Dia disambut gedung-gedung megah yang mengingatkannya pada bangunan pencakar langit yang ada di New York. Meski belum lama pindah ke Amerika, Troy sudah dibuat jatuh hati di setiap sudut kota di sini. Seolah-olah banyak harapan yang digantung di atas langit bagi mereka untuk memimpikan bisa hidup dipenuhi kemewahan dan kemajuan teknologi. Ya, meskipun semua itu tersedia di Eropa namun sebagian besar orang masih memandang negeri Paman Sam adalah pusat dari segala pusat  hiruk pikuk dunia. Mungkin alasan itulah, Louisa memilih Amerika sebagai tempat memulai karier sebagai bintang Hollywood. 

Downtown Houston memiliki sejuta tempat yang bisa digunakan untuk kencan sederhana yang menurut Troy bakal terkesan intim. Termasuk mendatangi akuarium terbesar di kota yang mampu menampung hingga dua ratus ribu galon penuh hewan laut. Troy melirik Louisa ketika salah satu petugas menjelaskan kalau ada tur kereta bawah air supaya bisa melihat lebih dekat pesona ikan-ikan yang mengesankan. 

"Aku suka senyummu," puji Troy. "Kau seperti menemukan mainan baru melihat ikan di dalam."

"Kau tahu kan kalau aku suka dengan tempat-tempat seperti ini?"

"Tentu saja."

Usai membayar sebesar tujuh dolar, mereka diminta duduk di atas bangku-bangku kereta kecil bercat biru muda dengan jalur terowongan yang fantastis. Dari luar, Louisa sudah bisa melihat cahaya kebiruan yang dipantulkan air dari lampu-lampu di sekelilingnya untuk memberikan kesan dramatis. Dan makin tak sabar untuk mengabadikan penghuni di sana. 

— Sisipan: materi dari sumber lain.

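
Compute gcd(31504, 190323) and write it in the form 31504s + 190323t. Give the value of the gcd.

1

Euclidean algorithm:
190323 = 6*31504 + 1299
31504 = 24*1299 + 328
1299 = 3*328 + 315
328 = 1*315 + 13
315 = 24*13 + 3
13 = 4*3 + 1
3 = 3*1 + 0
gcd(31504, 190323) = 1.
Working backward:
1 = 13 − 4·3
1 = −4·315 + 97·13
1 = 97·328 − 101·315
1 = −101·1299 + 400·328
1 = 400·31504 − 9701·1299
1 = −9701·190323 + 58606·31504
So 1 = (-9701)·190323 + (58606)·31504.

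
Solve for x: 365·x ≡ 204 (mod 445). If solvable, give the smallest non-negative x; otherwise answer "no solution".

no solution

gcd(365, 445):
445 = 1×365 + 80
365 = 4×80 + 45
80 = 1×45 + 35
45 = 1×35 + 10
35 = 3×10 + 5
10 = 2×5 + 0
gcd = 5, but 5 ∤ 204, so the congruence has no solution.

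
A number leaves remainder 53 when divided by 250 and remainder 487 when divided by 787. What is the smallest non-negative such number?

Write x = 53 + 250·k. Then 250·k ≡ 487 − 53 ≡ 434 (mod 787).
Need 250⁻¹ mod 787. Extended Euclid on (787, 250):
787 = 3*250 + 37
250 = 6*37 + 28
37 = 1*28 + 9
28 = 3*9 + 1
9 = 9*1 + 0
Back-substitute:
1 = 28 − 3·9
1 = −3·37 + 4·28
1 = 4·250 − 27·37
1 = −27·787 + 85·250
250⁻¹ ≡ 85 (mod 787), so k ≡ 85·434 ≡ 688 (mod 787).
x = 53 + 250·688 = 172053.

172053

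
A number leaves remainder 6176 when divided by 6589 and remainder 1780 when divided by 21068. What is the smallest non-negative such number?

Write x = 6176 + 6589·k. Then 6589·k ≡ 1780 − 6176 ≡ 16672 (mod 21068).
Need 6589⁻¹ mod 21068. Extended Euclid on (21068, 6589):
21068 = 3·6589 + 1301
6589 = 5·1301 + 84
1301 = 15·84 + 41
84 = 2·41 + 2
41 = 20·2 + 1
2 = 2·1 + 0
Back-substitute:
1 = 41 − 20·2
1 = −20·84 + 41·41
1 = 41·1301 − 635·84
1 = −635·6589 + 3216·1301
1 = 3216·21068 − 10283·6589
6589⁻¹ ≡ 10785 (mod 21068), so k ≡ 10785·16672 ≡ 13208 (mod 21068).
x = 6176 + 6589·13208 = 87033688.

87033688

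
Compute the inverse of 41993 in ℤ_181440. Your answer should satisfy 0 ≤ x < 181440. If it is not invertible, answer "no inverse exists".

no inverse exists

Compute gcd(41993, 181440):
181440 = 4×41993 + 13468
41993 = 3×13468 + 1589
13468 = 8×1589 + 756
1589 = 2×756 + 77
756 = 9×77 + 63
77 = 1×63 + 14
63 = 4×14 + 7
14 = 2×7 + 0
gcd(41993, 181440) = 7 ≠ 1, so 41993 has no multiplicative inverse modulo 181440.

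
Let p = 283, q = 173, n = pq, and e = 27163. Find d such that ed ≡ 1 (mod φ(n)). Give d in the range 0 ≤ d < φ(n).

φ(n) = (p−1)(q−1) = 282·172 = 48504.
Need d with 27163·d ≡ 1 (mod 48504). Apply the extended Euclidean algorithm:
48504 = 1·27163 + 21341
27163 = 1·21341 + 5822
21341 = 3·5822 + 3875
5822 = 1·3875 + 1947
3875 = 1·1947 + 1928
1947 = 1·1928 + 19
1928 = 101·19 + 9
19 = 2·9 + 1
9 = 9·1 + 0
Back-substitute:
1 = 19 − 2·9
1 = −2·1928 + 203·19
1 = 203·1947 − 205·1928
1 = −205·3875 + 408·1947
1 = 408·5822 − 613·3875
1 = −613·21341 + 2247·5822
1 = 2247·27163 − 2860·21341
1 = −2860·48504 + 5107·27163
So 27163·5107 ≡ 1 (mod 48504), hence d = 5107.

5107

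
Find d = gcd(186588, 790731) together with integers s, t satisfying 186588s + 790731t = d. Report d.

Euclidean algorithm:
790731 = 4·186588 + 44379
186588 = 4·44379 + 9072
44379 = 4·9072 + 8091
9072 = 1·8091 + 981
8091 = 8·981 + 243
981 = 4·243 + 9
243 = 27·9 + 0
gcd(186588, 790731) = 9.
Express as a combination:
9 = 981 − 4·243
9 = −4·8091 + 33·981
9 = 33·9072 − 37·8091
9 = −37·44379 + 181·9072
9 = 181·186588 − 761·44379
9 = −761·790731 + 3225·186588
So 9 = (-761)·790731 + (3225)·186588.

9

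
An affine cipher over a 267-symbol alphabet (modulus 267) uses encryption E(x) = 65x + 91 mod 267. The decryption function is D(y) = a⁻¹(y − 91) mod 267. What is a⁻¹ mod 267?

152

gcd(267, 65) by repeated division:
267 = 4·65 + 7
65 = 9·7 + 2
7 = 3·2 + 1
2 = 2·1 + 0
gcd = 1, so the inverse exists. Back-substitute:
1 = 7 − 3·2
1 = −3·65 + 28·7
1 = 28·267 − 115·65
Thus 65·(-115) ≡ 1 (mod 267); reducing, -115 mod 267 = 152.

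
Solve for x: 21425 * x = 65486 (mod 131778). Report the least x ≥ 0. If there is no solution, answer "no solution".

First find gcd(21425, 131778):
131778 = 6×21425 + 3228
21425 = 6×3228 + 2057
3228 = 1×2057 + 1171
2057 = 1×1171 + 886
1171 = 1×886 + 285
886 = 3×285 + 31
285 = 9×31 + 6
31 = 5×6 + 1
6 = 6×1 + 0
gcd = 1, so a unique solution mod 131778 exists.
Back-substitute for the Bézout coefficients:
1 = 31 − 5·6
1 = −5·285 + 46·31
1 = 46·886 − 143·285
1 = −143·1171 + 189·886
1 = 189·2057 − 332·1171
1 = −332·3228 + 521·2057
1 = 521·21425 − 3458·3228
1 = −3458·131778 + 21269·21425
So 21425·(21269) ≡ 1 (mod 131778), giving 21425⁻¹ ≡ 21269.
x ≡ 21425⁻¹·65486 ≡ 21269·65486 ≡ 60052 (mod 131778).

60052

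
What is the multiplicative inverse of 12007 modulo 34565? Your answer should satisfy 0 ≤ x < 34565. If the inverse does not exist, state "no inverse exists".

1733

Apply the Euclidean algorithm to 34565 and 12007:
34565 = 2*12007 + 10551
12007 = 1*10551 + 1456
10551 = 7*1456 + 359
1456 = 4*359 + 20
359 = 17*20 + 19
20 = 1*19 + 1
19 = 19*1 + 0
Since gcd(12007, 34565) = 1, back-substitute to write 1 as a combination:
1 = 20 − 19
1 = −359 + 18·20
1 = 18·1456 − 73·359
1 = −73·10551 + 529·1456
1 = 529·12007 − 602·10551
1 = −602·34565 + 1733·12007
So 12007·1733 ≡ 1 (mod 34565).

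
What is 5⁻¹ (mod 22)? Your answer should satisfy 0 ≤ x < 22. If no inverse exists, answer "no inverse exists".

Extended Euclidean algorithm:
22 = 4·5 + 2
5 = 2·2 + 1
2 = 2·1 + 0
The gcd is 1. Working backward:
1 = 5 − 2·2
1 = −2·22 + 9·5
So 5·9 ≡ 1 (mod 22).

9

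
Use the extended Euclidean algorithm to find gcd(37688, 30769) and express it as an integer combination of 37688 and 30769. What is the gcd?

Repeated division:
37688 = 1·30769 + 6919
30769 = 4·6919 + 3093
6919 = 2·3093 + 733
3093 = 4·733 + 161
733 = 4·161 + 89
161 = 1·89 + 72
89 = 1·72 + 17
72 = 4·17 + 4
17 = 4·4 + 1
4 = 4·1 + 0
gcd(37688, 30769) = 1.
Back-substituting:
1 = 17 − 4·4
1 = −4·72 + 17·17
1 = 17·89 − 21·72
1 = −21·161 + 38·89
1 = 38·733 − 173·161
1 = −173·3093 + 730·733
1 = 730·6919 − 1633·3093
1 = −1633·30769 + 7262·6919
1 = 7262·37688 − 8895·30769
So 1 = (7262)·37688 + (-8895)·30769.

1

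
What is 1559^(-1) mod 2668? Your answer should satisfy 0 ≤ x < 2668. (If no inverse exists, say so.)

1251

gcd(2668, 1559) by repeated division:
2668 = 1*1559 + 1109
1559 = 1*1109 + 450
1109 = 2*450 + 209
450 = 2*209 + 32
209 = 6*32 + 17
32 = 1*17 + 15
17 = 1*15 + 2
15 = 7*2 + 1
2 = 2*1 + 0
The gcd is 1. Working backward:
1 = 15 − 7·2
1 = −7·17 + 8·15
1 = 8·32 − 15·17
1 = −15·209 + 98·32
1 = 98·450 − 211·209
1 = −211·1109 + 520·450
1 = 520·1559 − 731·1109
1 = −731·2668 + 1251·1559
So 1559·1251 ≡ 1 (mod 2668).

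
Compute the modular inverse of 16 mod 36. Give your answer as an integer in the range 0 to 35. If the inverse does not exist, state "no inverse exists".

Euclidean algorithm on 36, 16:
36 = 2×16 + 4
16 = 4×4 + 0
The gcd is 4, not 1, hence no inverse exists.

no inverse exists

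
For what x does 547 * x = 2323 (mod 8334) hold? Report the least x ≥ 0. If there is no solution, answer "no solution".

1345

First find gcd(547, 8334):
8334 = 15*547 + 129
547 = 4*129 + 31
129 = 4*31 + 5
31 = 6*5 + 1
5 = 5*1 + 0
gcd = 1, so a unique solution mod 8334 exists.
Back-substitute for the Bézout coefficients:
1 = 31 − 6·5
1 = −6·129 + 25·31
1 = 25·547 − 106·129
1 = −106·8334 + 1615·547
So 547·(1615) ≡ 1 (mod 8334), giving 547⁻¹ ≡ 1615.
x ≡ 547⁻¹·2323 ≡ 1615·2323 ≡ 1345 (mod 8334).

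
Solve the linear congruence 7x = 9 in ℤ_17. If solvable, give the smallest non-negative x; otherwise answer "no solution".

11

First find gcd(7, 17):
17 = 2·7 + 3
7 = 2·3 + 1
3 = 3·1 + 0
gcd = 1, so a unique solution mod 17 exists.
Back-substitute for the Bézout coefficients:
1 = 7 − 2·3
1 = −2·17 + 5·7
So 7·(5) ≡ 1 (mod 17), giving 7⁻¹ ≡ 5.
x ≡ 7⁻¹·9 ≡ 5·9 ≡ 11 (mod 17).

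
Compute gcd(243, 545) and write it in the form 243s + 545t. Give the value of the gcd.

1

Apply Euclid's algorithm to 545 and 243:
545 = 2*243 + 59
243 = 4*59 + 7
59 = 8*7 + 3
7 = 2*3 + 1
3 = 3*1 + 0
gcd(243, 545) = 1.
Back-substituting:
1 = 7 − 2·3
1 = −2·59 + 17·7
1 = 17·243 − 70·59
1 = −70·545 + 157·243
So 1 = (-70)·545 + (157)·243.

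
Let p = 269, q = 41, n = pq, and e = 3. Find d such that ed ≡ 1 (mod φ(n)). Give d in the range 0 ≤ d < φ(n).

7147

φ(n) = (p−1)(q−1) = 268·40 = 10720.
Need d with 3·d ≡ 1 (mod 10720). Apply the extended Euclidean algorithm:
10720 = 3573·3 + 1
3 = 3·1 + 0
Back-substitute:
1 = 10720 − 3573·3
So 3·(-3573) ≡ 1 (mod 10720), hence d ≡ -3573 ≡ 7147 (mod 10720).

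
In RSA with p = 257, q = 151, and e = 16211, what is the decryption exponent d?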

Seorang pria berteriak untuk mengumumkan bahwa perjalanan akan dimulai dan tak lama kereta melaju perlahan-lahan berbarengan suara perempuan tengah menjelaskan ikan-ikan yang berenang bebas di akuarium tersebut. Seperti masuk ke dunia bawah air, Louisa menganga lebar dan takjub bisa mengamati hiu macan dari jarak dekat. 

Tanpa disadari Louisa, Troy memotret gadis itu dalam kamera ponsel sambil tersenyum betapa saat-saat seperti sekarang tak akan bisa terulang lagi. Louisa berpaling dan tatapannya bertemu Troy dan mengabaikan suara si pemandu tur yang masih sibuk menjelaskan berbagai macam hiu di dunia. 

"Apa permintaanmu masih berlaku?" tanya Troy terdengar seperti bisikan sensual. 

"Yang mana?" tanya Louisa balik.

"Aku ingin kita menjalin hubungan lagi, Lou," kata Troy. "Kau bilang kau akan memikirkan ulang, dan sekarang, apa kau sudah punya jawabannya?"